“Life… is not simply a series of exciting new ventures. The future is not always a whole new ball game. There tends to be unfinished business. One trails all sorts of things around with one, things that simply won’t be got rid of…” – Anita Brookner (16 Jul 1938 – )
With These Hands • oil on canvas 22″ x 34″ • started in 1978, finished in 1991 • collection of Sharon Gold, Hilo, Hawaii
1978 was a great year for starting projects; some of them were finished up in short order. Others dragged on for a year or two, even longer sometimes, depending on my personal commitment to the project. Some ideas and partially completed paintings held my attention better than others. The painting featured above was actually started in the spring of 1978, but a number of factors retarded progress for over a decade; it wasn’t until 1991 that I brought it all together; even signing it, which is the final touch saying Basta! In this endeavor I was encouraged by friend Sharon Gold, who had the vision to see in an unfinished work of art the glory that lay awaiting to be manifested; and who in the process became a patron of the arts, or at least of my own. Thanks Sharon.
“Can anything be sadder than work left unfinished? Yes, work never begun.” – Christina Rossetti (5 Dec 1830 – 29 Dec 1894)
Trinity Seekers • oil on canvas-board 36″ x 24″ • started spring ’78, last reworked early ’80s • collection of the artist
1978 was a year of gravitating away from working on paper as my primary substrate, to working on panel, either wood or masonite, as well as stretched canvas, and even canvasboard. I was still designing book covers for Samuel Weiser Inc. to keep a roof over my head, while continuing to experiment in my own work with both media and subject matter. It was also a year when an unstable financial situation forced me to seek part-time employment. Don Weiser generously offered a job to tide me over the difficult winter months; but instead of working up front in the office as I had before, typing invoices, I worked in back, packing books for distribution, destined to be mailed all over the globe, including Philadelphia’s own Garland of Letters. In the process I got to know one of New York’s more eccentric couples – former Hell’s Angel Donald Applebee and his girlfriend Marion. How fascinating it would be to replay some of the amazing conversations that took place while we three gathered books and packed them at our large-tabled work station in the warehouse area just behind the business office.

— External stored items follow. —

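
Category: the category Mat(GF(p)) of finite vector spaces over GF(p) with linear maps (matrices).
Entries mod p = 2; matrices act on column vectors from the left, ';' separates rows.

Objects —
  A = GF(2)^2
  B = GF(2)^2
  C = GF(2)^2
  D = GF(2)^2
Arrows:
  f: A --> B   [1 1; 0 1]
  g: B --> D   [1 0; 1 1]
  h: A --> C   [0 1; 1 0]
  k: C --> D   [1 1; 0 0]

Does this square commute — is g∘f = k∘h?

Answer: DOES NOT COMMUTE

Derivation:
Along f;g (path 1):
  e0=⟨1,0⟩ f-->⟨1,0⟩ g-->⟨1,1⟩
  e1=⟨0,1⟩ f-->⟨1,1⟩ g-->⟨1,0⟩
  composite₁ = [1 1; 1 0]
Along h;k (path 2):
  e0=⟨1,0⟩ h-->⟨0,1⟩ k-->⟨1,0⟩
  e1=⟨0,1⟩ h-->⟨1,0⟩ k-->⟨1,0⟩
  composite₂ = [1 1; 0 0]
Equal? NO — does not commute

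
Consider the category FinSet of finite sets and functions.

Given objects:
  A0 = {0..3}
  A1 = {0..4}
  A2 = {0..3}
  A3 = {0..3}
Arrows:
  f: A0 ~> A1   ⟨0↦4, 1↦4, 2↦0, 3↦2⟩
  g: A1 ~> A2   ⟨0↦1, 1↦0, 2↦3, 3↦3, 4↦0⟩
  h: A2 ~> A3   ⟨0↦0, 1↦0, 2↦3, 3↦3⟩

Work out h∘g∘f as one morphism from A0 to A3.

  0 f~>4 g~>0 h~>0
  1 f~>4 g~>0 h~>0
  2 f~>0 g~>1 h~>0
  3 f~>2 g~>3 h~>3
result: ⟨0↦0, 1↦0, 2↦0, 3↦3⟩

Answer: ⟨0↦0, 1↦0, 2↦0, 3↦3⟩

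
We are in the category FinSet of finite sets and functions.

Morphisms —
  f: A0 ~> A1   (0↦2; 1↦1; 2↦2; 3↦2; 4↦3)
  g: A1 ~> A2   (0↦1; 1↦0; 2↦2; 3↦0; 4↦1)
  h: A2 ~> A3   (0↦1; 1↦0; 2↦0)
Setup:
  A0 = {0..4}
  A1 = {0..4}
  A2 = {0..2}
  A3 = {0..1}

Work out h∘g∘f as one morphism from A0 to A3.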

We were up on the fifth floor of a multi-story office building located at the corner of Houston and Broadway, just north of the Soho district, which was emerging as the ‘next’ major art mart of the time, as fashionable galleries moved south in Manhattan, seeking cheaper rents.
Mandala of the Seasons • oil on illustration board, 26″ diameter • started spring ’78, last reworked late 80s • collection of the artist
The unfinished piece at left was inspired by reflections on “turning towards” • “turning away from” • “turning inward” • “turning outward” that form the crux of relationship – both external with others and internal with ourselves – and how that inter-relating co-relates to seasonal cycles. Make sense? Not really sure when I started this one, because, unlike many artists who maintain careful records of when pieces were started and finished, I approached my productivity rather casually, without much forethought of a time when I might want the information that such a record would have supplied, when I wanted it years hence. I was constantly working on new ideas and putting them aside. Good that I at least kept a fairly complete visual record via 35mm transparencies, many of which were annotated with dates; otherwise I would be at even more of a loss for writing about where and when all these works appeared.
Yin/Yang #3 • colored pencil on black paper, 23″ diameter • collection of Keith and Sue Robb
“The heart of a human being is no different from the soul of heaven and earth. In your practice always keep in your thoughts the interaction of heaven and earth, water and fire, yin and yang.”
– Morihei Ueshiba (14 Dec 1883 – 26 Apr 1969)
The piece immediately above goes back a bit earlier than the three others featured in this posting; probably to the year 1977, when I was still doing a lot of work on paper, and with colored pencil. But similar themes are at work here as well. Rapture, both as physically experienced and mentally projected, played a great part in much of my early work; evidence of the power of imagination and early imprinting with supernatural concepts – bodies defying gravity and flying without wings.